The foregoing extract shows something of the kind of reading in which the little Brontes were interested; but their desire for knowledge must have been excited in many directions, for I find a “list of painters whose works I wish to see,” drawn up by Charlotte when she was scarcely thirteen:—
“Guido Reni, Julio Romano, Titian, Raphael, Michael Angelo, Correggio, Annibal Caracci, Leonardo da Vinci, Fra Bartolomeo, Carlo Cignani, Vandyke, Rubens, Bartolomeo Ramerghi.”
Here is this little girl, in a remote Yorkshire parsonage, who has probably never seen anything worthy the name of a painting in her life, studying the names and characteristics of the great old Italian and Flemish masters, whose works she longs to see some time, in the dim future that lies before her! There is a paper remaining which contains minute studies of, and criticisms upon, the engravings in “Friendship’s Offering for 1829;” showing how she had early formed those habits of close observation, and patient analysis of cause and effect, which served so well in after-life as handmaids to her genius.
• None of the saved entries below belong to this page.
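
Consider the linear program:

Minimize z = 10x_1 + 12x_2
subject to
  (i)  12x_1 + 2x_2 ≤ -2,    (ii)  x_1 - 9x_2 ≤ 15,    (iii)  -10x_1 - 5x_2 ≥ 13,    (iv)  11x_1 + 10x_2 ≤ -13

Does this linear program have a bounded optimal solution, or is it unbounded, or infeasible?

unbounded

From the feasible point (-42/95, -163/95), moving in the direction (-9, -1) keeps every constraint satisfied while z decreases without bound.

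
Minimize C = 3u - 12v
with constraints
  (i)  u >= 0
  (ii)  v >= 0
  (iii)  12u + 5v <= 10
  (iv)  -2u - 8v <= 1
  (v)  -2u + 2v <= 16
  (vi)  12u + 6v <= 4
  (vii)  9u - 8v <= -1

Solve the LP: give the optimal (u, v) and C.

Feasible corners and C = 3u - 12v:
  (0, 2/3) → C = -8
  (0, 1/8) → C = -3/2
  (13/75, 8/25) → C = -83/25

u = 0, v = 2/3, minimum C = -8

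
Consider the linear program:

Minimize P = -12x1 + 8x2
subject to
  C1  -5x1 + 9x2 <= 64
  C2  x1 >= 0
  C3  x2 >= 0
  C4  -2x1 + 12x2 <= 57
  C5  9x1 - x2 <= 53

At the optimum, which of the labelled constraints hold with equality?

Vertices and P = -12x1 + 8x2:
  (0, 0) → P = 0
  (0, 19/4) → P = 38
  (53/9, 0) → P = -212/3
  (693/106, 619/106) → P = -1682/53

The minimum is at (53/9, 0). Substituting into each constraint, equality holds for C3 and C5; the remaining constraints have slack.

C3 and C5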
The way in which Mr. Bronte made his children sympathise with him in his great interest in politics, must have done much to lift them above the chances of their minds being limited or tainted by petty local gossip. I take the only other remaining personal fragment out of “Tales of the Islanders;” it is a sort of apology, contained in the introduction to the second volume, for their not having been continued before; the writers had been for a long time too busy, and latterly too much absorbed in politics.